Music

Making a stink: an interview with Terre Thaemlitz

29. Juli 2016
Skunk's not dead – it's just taking a long nap on Terre's bosom. Photo © Comatonse Recordings

Also known as DJ Sprinkles, the outspoken writer and musician answered a few questions before coming to Berlin

Aug. 2, 2016 – Continuing a 25-year career, Japanese critical theorist and music producer Terre Thaemlitz (a.k.a. DJ Sprinkles) is a champion of cultural resistance. Her latest publication, Nuisance, collects articles, essays, lecture transcripts and other texts spanning 1995 to 2015. In anticipation of his outdoor DJ set at about blank on August 7, we asked him a few questions

You've spoken out against the changes in Japan’s nightlife morality law that took effect this year. What’s the deal with all of that? This morality code began in 1947. Post-war dancehalls fell under its jurisdiction because they were places to meet sex workers. The Japanese government recently approved revisions that lifted the ban on dancing after 1 a.m. in big clubs with dancehall permits. But small clubs still do not qualify for the permits in the first place, so they remain illegal for dancing at any time.
Frighteningly, the police can now define what constitutes "moral entertainment". Also, areas for drinking and smoking must now be brightly lit. The atmosphere is totally destroyed. For people who think Facebook is great and shit like that, I can imagine the eradication of dark nooks and crannies in clubs is no big deal, because "not being seen" is minor to their cultural visions – including sexuality and gender. But hiding is a defensive skill, and Queers are losing that. Sadly, lobbyists have insisted clubgoers are "decent folk" who should never have been grouped with "immoral sex workers to begin with. It has destroyed alliances with those remaining under the morality code. The result is a sexless and heteronormative club culture,  over-illuminated and devoid of subversion.

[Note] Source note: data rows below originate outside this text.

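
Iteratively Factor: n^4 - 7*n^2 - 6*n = (n - 3)*(n^3 + 3*n^2 + 2*n) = (n - 3)*(n + 2)*(n^2 + n) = n*(n - 3)*(n + 2)*(n + 1)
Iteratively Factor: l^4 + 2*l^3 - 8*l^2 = (l + 4)*(l^3 - 2*l^2) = (l - 2)*(l + 4)*(l^2) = l*(l - 2)*(l + 4)*(l)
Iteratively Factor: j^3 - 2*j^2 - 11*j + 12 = (j - 4)*(j^2 + 2*j - 3) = (j - 4)*(j + 3)*(j - 1)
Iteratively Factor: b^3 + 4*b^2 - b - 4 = (b + 1)*(b^2 + 3*b - 4) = (b - 1)*(b + 1)*(b + 4)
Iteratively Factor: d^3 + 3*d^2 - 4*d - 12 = (d - 2)*(d^2 + 5*d + 6) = (d - 2)*(d + 3)*(d + 2)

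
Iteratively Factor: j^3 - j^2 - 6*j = (j + 2)*(j^2 - 3*j) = (j - 3)*(j + 2)*(j)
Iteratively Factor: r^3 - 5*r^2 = (r)*(r^2 - 5*r) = r*(r - 5)*(r)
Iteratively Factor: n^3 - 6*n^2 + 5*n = (n - 1)*(n^2 - 5*n) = n*(n - 1)*(n - 5)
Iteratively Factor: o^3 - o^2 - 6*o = (o)*(o^2 - o - 6) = o*(o + 2)*(o - 3)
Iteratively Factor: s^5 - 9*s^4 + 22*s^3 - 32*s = (s - 4)*(s^4 - 5*s^3 + 2*s^2 + 8*s) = (s - 4)*(s - 2)*(s^3 - 3*s^2 - 4*s) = s*(s - 4)*(s - 2)*(s^2 - 3*s - 4) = s*(s - 4)^2*(s - 2)*(s + 1)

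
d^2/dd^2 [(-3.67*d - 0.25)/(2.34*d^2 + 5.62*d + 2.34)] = (-(3.67*d + 0.25)*(4.68*d + 5.62)*(9.36*d + 11.24) + (51.5268*d + 42.4208)*(2.34*d^2 + 5.62*d + 2.34))/(2.34*d^2 + 5.62*d + 2.34)^3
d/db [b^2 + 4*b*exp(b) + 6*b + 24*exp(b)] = 4*b*exp(b) + 2*b + 28*exp(b) + 6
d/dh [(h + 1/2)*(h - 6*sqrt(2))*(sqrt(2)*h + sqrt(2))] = 3*sqrt(2)*h^2 - 24*h + 3*sqrt(2)*h - 18 + sqrt(2)/2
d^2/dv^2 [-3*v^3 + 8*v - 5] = -18*v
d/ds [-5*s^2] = -10*s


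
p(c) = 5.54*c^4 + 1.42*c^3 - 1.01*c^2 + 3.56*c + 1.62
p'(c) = 22.16*c^3 + 4.26*c^2 - 2.02*c + 3.56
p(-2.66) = 235.63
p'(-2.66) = -378.00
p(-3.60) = 839.97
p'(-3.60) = -967.86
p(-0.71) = -0.52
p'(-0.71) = -0.79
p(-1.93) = 57.65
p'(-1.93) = -135.98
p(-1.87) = 49.89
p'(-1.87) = -122.67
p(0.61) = 4.51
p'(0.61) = 8.94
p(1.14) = 15.83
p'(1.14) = 39.62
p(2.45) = 224.77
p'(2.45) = 350.07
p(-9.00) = 35200.53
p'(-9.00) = -15787.84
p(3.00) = 490.29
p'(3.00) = 634.16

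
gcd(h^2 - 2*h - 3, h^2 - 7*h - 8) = h + 1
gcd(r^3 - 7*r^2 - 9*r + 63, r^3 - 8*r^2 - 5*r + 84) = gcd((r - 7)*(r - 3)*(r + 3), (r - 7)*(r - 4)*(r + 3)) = r^2 - 4*r - 21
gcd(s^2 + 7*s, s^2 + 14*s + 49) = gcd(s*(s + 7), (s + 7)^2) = s + 7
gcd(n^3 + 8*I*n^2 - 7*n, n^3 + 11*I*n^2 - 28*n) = n^2 + 7*I*n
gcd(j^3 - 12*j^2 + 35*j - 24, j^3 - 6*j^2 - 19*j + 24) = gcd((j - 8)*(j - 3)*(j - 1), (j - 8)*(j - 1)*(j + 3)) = j^2 - 9*j + 8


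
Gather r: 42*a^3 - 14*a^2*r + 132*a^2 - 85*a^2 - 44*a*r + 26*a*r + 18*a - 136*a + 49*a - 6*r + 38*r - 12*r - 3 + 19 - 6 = 42*a^3 + 47*a^2 - 69*a + r*(-14*a^2 - 18*a + 20) + 10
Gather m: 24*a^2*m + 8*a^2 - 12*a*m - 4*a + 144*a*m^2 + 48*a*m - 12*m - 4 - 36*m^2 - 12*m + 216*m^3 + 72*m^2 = 8*a^2 - 4*a + 216*m^3 + m^2*(144*a + 36) + m*(24*a^2 + 36*a - 24) - 4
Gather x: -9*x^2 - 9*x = -9*x^2 - 9*x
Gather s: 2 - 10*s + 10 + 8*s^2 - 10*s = 8*s^2 - 20*s + 12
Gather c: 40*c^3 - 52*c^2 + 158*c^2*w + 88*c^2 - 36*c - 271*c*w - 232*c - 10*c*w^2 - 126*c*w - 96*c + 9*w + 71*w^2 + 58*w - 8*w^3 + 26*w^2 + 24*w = 40*c^3 + c^2*(158*w + 36) + c*(-10*w^2 - 397*w - 364) - 8*w^3 + 97*w^2 + 91*w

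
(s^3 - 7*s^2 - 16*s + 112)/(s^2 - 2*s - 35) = (s^2 - 16)/(s + 5)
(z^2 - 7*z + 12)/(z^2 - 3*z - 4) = (z - 3)/(z + 1)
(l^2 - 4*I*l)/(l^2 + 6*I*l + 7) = l*(l - 4*I)/(l^2 + 6*I*l + 7)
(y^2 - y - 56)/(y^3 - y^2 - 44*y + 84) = (y - 8)/(y^2 - 8*y + 12)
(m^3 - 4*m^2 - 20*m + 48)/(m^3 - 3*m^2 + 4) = (m^2 - 2*m - 24)/(m^2 - m - 2)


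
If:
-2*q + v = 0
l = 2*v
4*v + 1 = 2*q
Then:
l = -2/3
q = -1/6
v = -1/3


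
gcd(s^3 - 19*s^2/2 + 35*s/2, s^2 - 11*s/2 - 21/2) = s - 7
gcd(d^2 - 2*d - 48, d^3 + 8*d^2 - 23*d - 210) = d + 6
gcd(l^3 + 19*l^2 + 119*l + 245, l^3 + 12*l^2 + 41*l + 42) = l + 7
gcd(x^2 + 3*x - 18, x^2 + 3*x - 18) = x^2 + 3*x - 18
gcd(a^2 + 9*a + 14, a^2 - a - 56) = a + 7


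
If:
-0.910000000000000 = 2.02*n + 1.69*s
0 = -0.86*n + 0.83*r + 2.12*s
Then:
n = -0.836633663366337*s - 0.450495049504951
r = -3.42109030180126*s - 0.466778003101515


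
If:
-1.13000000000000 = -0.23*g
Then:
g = 4.91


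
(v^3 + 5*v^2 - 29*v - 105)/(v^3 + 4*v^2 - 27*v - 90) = (v + 7)/(v + 6)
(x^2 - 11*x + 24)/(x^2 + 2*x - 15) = (x - 8)/(x + 5)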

Here in "permissive" Berlin, you are playing at a club with leftist and Antideutsche leanings – it's been criticized for banning the keffiyeh, the Middle-Eastern headscarf. I am admittedly uninformed about Antideutsche movements. Am I right if I say they usually coincide with a pro-Israel stance? Although I don't know if that always translates into pro-Zionism? In which case, is it actually a kind of “rightist-leftism“? It's all very confusing to me.
Dress codes and exclusion have always been a huge part of club cultures. The idea of clubs as havens for openness is – like all stereotypes – a fraud that cloaks other power dynamics. If they truly were spaces of freedom and love, I doubt we'd need so many vocals endlessly hammering those messages into our heads. It's true that sometimes door policies protect subcultures, as Berghain insists. But of course, this echoes exclusions encountered in dominant culture generally, as well as in many religious institutions. After religions, the music industry is the biggest cultural producer of spiritual rhetoric. So we can see how the exclusions of club culture mirror those in society at large. And this should disturb people. It certainly disturbs me.

The word "genderqueer" has entered the mainstream, thanks to figures like Miley Cyrus and Jaden Smith. Is that something to be optimistic about? Yeah, and I just read some statement from Caitlyn Jenner about being a proud Republican leading the charge for other LGBT Republicans in the fight for equality, and I think that's just super!
No, I mean, come on. Mainstream media preaching a world of equality and opportunity for all is just propaganda meant to numb us to cultural violence and injustice. It's a sign that things are still going wrong. A female German chancellor didn't end sexism, an African-American president didn't end racism, and Miley and Jaden are sure as hell not ending any of my gender issues. You know what? Fuck you for even implying that's something to possibly be optimistic about! [Laughs]

Interview: Joey Hansom

Terre Thaemlitz
Nuisance: Writings on Identity Jamming & Digital Audio Production
Verlag Zaglossus, 386 pp., 19,95 EUR

Blank Generation
Aug. 6-7, about blank,
w/ DJ Sprinkles, Reka, Christian Wünsch, Roi Perez, Samuel Gieben et al.